Anyway, to make a somewhat long story short,  this publisher is interested in two of my original compositions: “Great and Glorious Light” and “Shepherd’s Gloria.”  At this point,  I’m not sure what exactly they mean by “interested.”   Interested as in “we got nothing better to look at”?  Interested as in “these are the works of a brilliant genius”?   Somewhere in between the two?  Probably.  🙂  Nothing this person said implied that any of this was a done deal- but on the other hand, they are intrigued enough to want to know more.   Specifically, their questions centered on some differences between the printed scores and the recordings I’d sent with them-  and which should be considered the final and definitive version.  I think the fact that they had paid close enough attention to notice the differences is a good sign… or am I just grasping at straws here?  Trying to feel firmer about a situation that is still more question mark than exclamation point?
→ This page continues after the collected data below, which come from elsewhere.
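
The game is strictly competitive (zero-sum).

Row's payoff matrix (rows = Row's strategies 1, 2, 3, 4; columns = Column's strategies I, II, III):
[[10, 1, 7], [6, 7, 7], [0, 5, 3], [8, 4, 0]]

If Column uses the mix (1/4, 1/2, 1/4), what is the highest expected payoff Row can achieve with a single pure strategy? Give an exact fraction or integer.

27/4

1: (10)·(1/4) + (1)·(1/2) + (7)·(1/4) = 19/4.
2: (6)·(1/4) + (7)·(1/2) + (7)·(1/4) = 27/4.
3: (0)·(1/4) + (5)·(1/2) + (3)·(1/4) = 13/4.
4: (8)·(1/4) + (4)·(1/2) + (0)·(1/4) = 4.
The best pure response is 2 with expected payoff 27/4.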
Except who am I kidding here?   This is one of the biggest exclamation points I have experienced in a long, long time – and even if all this does not end in actual publication,  I will still be thankful that something I composed has caught the attention of a complete stranger whose desk is probably piled high with the scores of aspiring composers.  In that scenario,  just being noticed is almost the biggest accomplishment of all.  (Please remind me of what I just wrote if in fact all this ends in disappointment.)

*Pictured above:  a neat glass sculpture in a store on Michigan Avenue in downtown Chicago.   By the way,  when it comes to this latest development,  I would be remiss if I didn’t reiterate my thanks to Paul Marchese who all of his help in putting these works down on paper in coherent form, accompaniments and all.  This would not have been possible without his generous and skilled assistance.